Herodotus' THALES eclipse of the Median-Lydian Peace Agreement -- Herodotus plays double-historical games with this event as well, providing statistical information for this eclipse that has been dismissed as possible in 585BCE by expert O. Neugebaur who establishes the expertise for predicting location and times of solar eclipses was not available at this time, with rare exception. However, ancient Babylonian records could allow for the prediction of an eclipse in early 478BCE. It was established that Thales did study astronomy with the Babylonians so might have been aware of this eclipse that the Babylonians were expecting and thus was able to predict this eclipse. This is a very rare event. Further, the 585BCE eclipse did not occur in "Ionia" , the location Thales claimed it would occur, which it did in 478BCE. Herodotus confirms this was a cryptic reference to the 478BCE eclipse by claiming that "Labynetus" (Nabonidus) was the king of Babylon at the time who mediated the peace agreement between the Lydians and Medes. Obviously Nabonidus was not ruling in 585BCE, but it was his second year in 479/478BCE before he left the throne in charge of his son, Belshazzer. Thus this eclipse event, when correctly dated, can be applied to the reign of Darius beginning 479BCE, confirmed by the above Nabon 18 reference, making it the second Naobnidus eclipse reference agreeing with the corrected Biblical timeline.
Peloponnesian War Eclipse of Pericles -- This is a famous eclipse event noted in Plutarch and Xenophon and Thucydides of a major eclipse event during the first year of the Peloponnesian War. However this event is not astronomically well matched to 531BCE but better matched to 402BCE which dates the beginning of the war that year. Two references in Thucydides to Persian chronology allow the dating of the death of Darius in 424BCE and the 1st of Cyrus in 455BCE based upon the Biblical reference of the death of Darius in his 6th year, 21 years after the temple began rebuilding in the 1st of Cyrus. The eclipse accuracy in 431BCE has already been dismissed by experts as not matching the statistical reference for a total eclipse at Athens, it was only partial in Athens in 431BCE. The 402BCE eclipse was total, tracking directly over Athens and creating the context of this historical event.

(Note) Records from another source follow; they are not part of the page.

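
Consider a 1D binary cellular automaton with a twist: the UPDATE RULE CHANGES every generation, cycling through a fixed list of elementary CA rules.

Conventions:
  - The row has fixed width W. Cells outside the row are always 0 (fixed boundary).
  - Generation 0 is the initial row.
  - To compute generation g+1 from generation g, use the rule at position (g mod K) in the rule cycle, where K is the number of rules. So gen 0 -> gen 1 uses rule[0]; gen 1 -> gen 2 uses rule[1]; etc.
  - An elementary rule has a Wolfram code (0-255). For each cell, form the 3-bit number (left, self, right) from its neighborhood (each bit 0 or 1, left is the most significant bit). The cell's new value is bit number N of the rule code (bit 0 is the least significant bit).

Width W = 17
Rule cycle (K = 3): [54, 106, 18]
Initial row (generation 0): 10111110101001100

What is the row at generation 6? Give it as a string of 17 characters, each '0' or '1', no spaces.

Gen 0: 10111110101001100
Gen 1 (rule 54): 11000001111110010
Gen 2 (rule 106): 11000011000010100
Gen 3 (rule 18): 00100100100100010
Gen 4 (rule 54): 01111111111110111
Gen 5 (rule 106): 11000000000011101
Gen 6 (rule 18): 00100000000100000

Answer: 00100000000100000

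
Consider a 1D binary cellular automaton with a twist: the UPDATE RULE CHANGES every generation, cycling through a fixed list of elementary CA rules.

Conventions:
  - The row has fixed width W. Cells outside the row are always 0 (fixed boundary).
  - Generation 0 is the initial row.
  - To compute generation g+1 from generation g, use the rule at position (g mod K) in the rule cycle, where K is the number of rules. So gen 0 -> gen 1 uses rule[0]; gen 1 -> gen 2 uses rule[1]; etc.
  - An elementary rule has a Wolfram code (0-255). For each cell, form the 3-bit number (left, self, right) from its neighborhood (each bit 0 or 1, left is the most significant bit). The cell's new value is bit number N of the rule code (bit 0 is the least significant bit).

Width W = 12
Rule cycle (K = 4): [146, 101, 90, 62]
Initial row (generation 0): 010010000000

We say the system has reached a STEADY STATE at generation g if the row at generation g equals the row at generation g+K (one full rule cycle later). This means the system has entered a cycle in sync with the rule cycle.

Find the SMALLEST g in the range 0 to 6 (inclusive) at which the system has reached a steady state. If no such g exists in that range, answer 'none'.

Gen 0: 010010000000
Gen 1 (rule 146): 101101000000
Gen 2 (rule 101): 110111011111
Gen 3 (rule 90): 110101010001
Gen 4 (rule 62): 101111111011
Gen 5 (rule 146): 000111110000
Gen 6 (rule 101): 110000010111
Gen 7 (rule 90): 111000100101
Gen 8 (rule 62): 100101111111
Gen 9 (rule 146): 011000111110
Gen 10 (rule 101): 001010000010

Answer: none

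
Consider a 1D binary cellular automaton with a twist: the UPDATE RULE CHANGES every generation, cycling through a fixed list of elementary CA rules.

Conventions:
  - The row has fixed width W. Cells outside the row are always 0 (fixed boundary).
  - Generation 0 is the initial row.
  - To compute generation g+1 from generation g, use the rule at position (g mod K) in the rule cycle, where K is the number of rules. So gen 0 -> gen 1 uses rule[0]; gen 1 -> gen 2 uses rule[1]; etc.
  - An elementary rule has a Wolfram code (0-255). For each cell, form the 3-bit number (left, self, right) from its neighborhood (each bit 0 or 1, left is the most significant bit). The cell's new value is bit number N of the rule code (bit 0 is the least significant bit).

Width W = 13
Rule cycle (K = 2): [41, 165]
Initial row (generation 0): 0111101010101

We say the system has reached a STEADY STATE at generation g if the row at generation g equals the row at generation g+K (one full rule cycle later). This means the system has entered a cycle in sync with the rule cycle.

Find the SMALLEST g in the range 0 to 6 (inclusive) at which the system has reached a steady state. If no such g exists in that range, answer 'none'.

Answer: none

Derivation:
Gen 0: 0111101010101
Gen 1 (rule 41): 0100010101010
Gen 2 (rule 165): 0101011111110
Gen 3 (rule 41): 0010110000000
Gen 4 (rule 165): 1011000111111
Gen 5 (rule 41): 0110010100000
Gen 6 (rule 165): 0000011101111
Gen 7 (rule 41): 1111010011000
Gen 8 (rule 165): 0110110000011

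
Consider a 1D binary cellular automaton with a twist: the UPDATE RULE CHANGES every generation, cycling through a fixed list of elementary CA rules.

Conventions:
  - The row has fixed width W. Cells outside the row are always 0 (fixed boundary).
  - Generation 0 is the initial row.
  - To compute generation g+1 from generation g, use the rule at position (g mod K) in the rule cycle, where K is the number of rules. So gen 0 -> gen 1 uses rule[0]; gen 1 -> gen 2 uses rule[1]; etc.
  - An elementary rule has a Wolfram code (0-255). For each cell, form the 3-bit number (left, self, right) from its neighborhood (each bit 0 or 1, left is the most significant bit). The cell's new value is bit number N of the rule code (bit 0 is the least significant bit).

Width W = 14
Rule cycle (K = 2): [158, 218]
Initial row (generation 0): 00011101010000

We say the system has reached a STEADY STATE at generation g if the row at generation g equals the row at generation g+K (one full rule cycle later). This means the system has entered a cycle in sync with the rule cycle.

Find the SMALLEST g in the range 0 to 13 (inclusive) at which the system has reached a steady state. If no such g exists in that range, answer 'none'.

Answer: 8

Derivation:
Gen 0: 00011101010000
Gen 1 (rule 158): 00111001011000
Gen 2 (rule 218): 01111110011100
Gen 3 (rule 158): 11111101111010
Gen 4 (rule 218): 11111101111001
Gen 5 (rule 158): 11111001110111
Gen 6 (rule 218): 11111111110111
Gen 7 (rule 158): 11111111100110
Gen 8 (rule 218): 11111111111111
Gen 9 (rule 158): 11111111111110
Gen 10 (rule 218): 11111111111111
Gen 11 (rule 158): 11111111111110
Gen 12 (rule 218): 11111111111111
Gen 13 (rule 158): 11111111111110
Gen 14 (rule 218): 11111111111111
Gen 15 (rule 158): 11111111111110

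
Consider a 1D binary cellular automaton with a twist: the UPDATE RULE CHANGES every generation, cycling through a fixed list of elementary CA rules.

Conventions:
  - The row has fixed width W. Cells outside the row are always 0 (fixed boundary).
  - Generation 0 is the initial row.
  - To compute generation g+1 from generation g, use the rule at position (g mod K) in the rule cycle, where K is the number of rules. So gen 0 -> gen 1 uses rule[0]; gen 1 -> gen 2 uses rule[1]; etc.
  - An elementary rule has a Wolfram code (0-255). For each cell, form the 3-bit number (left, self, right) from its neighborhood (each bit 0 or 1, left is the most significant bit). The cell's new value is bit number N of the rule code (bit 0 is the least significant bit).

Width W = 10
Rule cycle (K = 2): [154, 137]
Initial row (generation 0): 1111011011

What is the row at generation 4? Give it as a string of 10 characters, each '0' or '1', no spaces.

Answer: 0000111111

Derivation:
Gen 0: 1111011011
Gen 1 (rule 154): 1110010010
Gen 2 (rule 137): 1100000000
Gen 3 (rule 154): 1010000000
Gen 4 (rule 137): 0000111111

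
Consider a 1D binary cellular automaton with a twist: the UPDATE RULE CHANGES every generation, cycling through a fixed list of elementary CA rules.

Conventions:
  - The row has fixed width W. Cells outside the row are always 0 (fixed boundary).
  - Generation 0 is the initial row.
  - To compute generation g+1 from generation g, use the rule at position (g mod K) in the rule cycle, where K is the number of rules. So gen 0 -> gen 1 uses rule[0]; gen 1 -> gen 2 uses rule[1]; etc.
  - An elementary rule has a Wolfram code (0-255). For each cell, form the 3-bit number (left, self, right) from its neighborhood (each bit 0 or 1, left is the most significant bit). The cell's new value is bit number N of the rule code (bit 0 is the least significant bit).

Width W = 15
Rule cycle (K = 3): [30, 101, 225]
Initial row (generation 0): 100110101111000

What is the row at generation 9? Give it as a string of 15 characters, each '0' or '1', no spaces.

Gen 0: 100110101111000
Gen 1 (rule 30): 111100101000100
Gen 2 (rule 101): 000100111010101
Gen 3 (rule 225): 110000011101010
Gen 4 (rule 30): 101000110001011
Gen 5 (rule 101): 111010010101101
Gen 6 (rule 225): 011100001010110
Gen 7 (rule 30): 110010011010101
Gen 8 (rule 101): 010010001111111
Gen 9 (rule 225): 000000100111111

Answer: 000000100111111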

Herod's Eclipse -- This eclipse usually dated to 4BCE is totally in error per Josephus. This eclipse must occur within a few days of his death. He died on Shebat 2. The 4BCE eclipse usually cited occurs AFTER his death. Instead this eclipse matches one on Tebet 14 3 days after the Fast of the 10th of Tebet with Herod dying just 18 days later on Shebat 2, 1 AD. This corresponds with the Biblical chronology for Jesus being born in 2 BCE and being between 1 and 2 years of age at the time Herod attempted to kill him.